Transforming Housing List Price Dataset - US

usa <- usa %>% select(-c(RegionID,RegionType,StateName)) %>%
  pivot_longer(-c(SizeRank,RegionName),names_to="year_month", values_to="housing_list_price")

usa$year_month <- as.Date(usa$year_month, "%m/%d/%Y")

usa <- usa %>% mutate(month = substr(year_month,6,7),
                          year = lubridate::year(year_month))

usa <- usa %>% group_by(year) %>% mutate(
  percent_change = round((housing_list_price/ lag(housing_list_price)-1) * 100,2)) %>% ungroup()

usa_by_month <- usa %>% group_by(year) %>% summarize(avg_value = mean(housing_list_price)) %>%
  ungroup()

usa_by_month <- usa_by_month %>% mutate(percent_change_avg = round((avg_value/ lag(avg_value)-1) * 100,2))

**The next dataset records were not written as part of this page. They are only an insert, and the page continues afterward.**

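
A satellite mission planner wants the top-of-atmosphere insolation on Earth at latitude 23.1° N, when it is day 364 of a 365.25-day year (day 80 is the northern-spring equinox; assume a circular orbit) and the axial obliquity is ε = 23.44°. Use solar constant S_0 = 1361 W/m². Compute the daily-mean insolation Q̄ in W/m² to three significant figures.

Solar longitude: L_s = 360° × (364 − 80)/365.25 = 279.918°.
sin δ = sin 23.44° × sin 279.918° = -0.39184, so δ = -23.069°.
cos h₀ = −tan(+23.1°) tan(-23.069°) = 0.1817, h₀ = 1.3881 rad.
Bracket: h₀ sin ϕ sin δ + cos ϕ cos δ sin h₀ = 1.3881×0.39234×-0.39184 + 0.91982×0.92003×0.98336 = -0.213399 + 0.832180 = 0.618781.
Q̄ = (S_0/π) × [bracket] = (1361/π) × 0.618781 = 268.1 W/m².

Q̄ ≈ 268 W/m²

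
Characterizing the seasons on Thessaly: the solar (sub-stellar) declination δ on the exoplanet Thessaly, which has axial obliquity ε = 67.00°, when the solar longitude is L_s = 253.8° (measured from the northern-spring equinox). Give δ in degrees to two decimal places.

δ = -62.12°

sin δ = sin ε · sin L_s = sin 67.00° × sin 253.8° = -0.883955.
δ = arcsin(-0.883955) = -62.12°.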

compare <- rbind(atown,usa)
compare_by_month <- rbind(atown_by_month, usa_by_month)

Plot - Average Housing List Price By Year

atown %>% ggplot(aes(x=year_month,y= housing_list_price)) + geom_line()

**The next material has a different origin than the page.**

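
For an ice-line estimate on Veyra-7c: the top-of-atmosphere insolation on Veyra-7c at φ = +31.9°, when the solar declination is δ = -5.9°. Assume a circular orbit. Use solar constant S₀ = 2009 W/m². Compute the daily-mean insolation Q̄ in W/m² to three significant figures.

cos H₀ = −tan(+31.9°) tan(-5.900°) = 0.0643, H₀ = 1.5064 rad.
Bracket: H₀ sin φ sin δ + cos φ cos δ sin H₀ = 1.5064×0.52844×-0.10279 + 0.84897×0.99470×0.99793 = -0.081825 + 0.842722 = 0.760897.
Q̄ = (S₀/π) × [bracket] = (2009/π) × 0.760897 = 486.6 W/m².

Q̄ ≈ 487 W/m²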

atown %>% filter(between(year_month, as.Date("2020-01-01"), as.Date("2021-12-31"))) %>%  ggplot(aes(x=year_month, y=percent_change)) + geom_point(aes(color=month), size=2)

atown_by_month %>% ggplot(aes(x=year,y=percent_change_avg)) + geom_col()

Plot - Average List Pricing Comparison to US Avg

compare %>% ggplot(aes(x=year_month,y= housing_list_price, color=RegionName)) + geom_line() + geom_smooth(method = "lm")

compare %>% filter(between(year_month, as.Date("2020-01-01"), as.Date("2021-12-31"))) %>% ggplot(aes(x=year_month,y= housing_list_price, color=RegionName)) + geom_line() + geom_smooth(method = "lm")

compare %>% filter(between(year_month, as.Date("2020-01-01"), as.Date("2021-12-31"))) %>%  ggplot(aes(x=year_month, y=percent_change)) + geom_point(aes(color=RegionName))

usa_by_month %>% ggplot(aes(x=year,y=percent_change_avg)) + geom_col()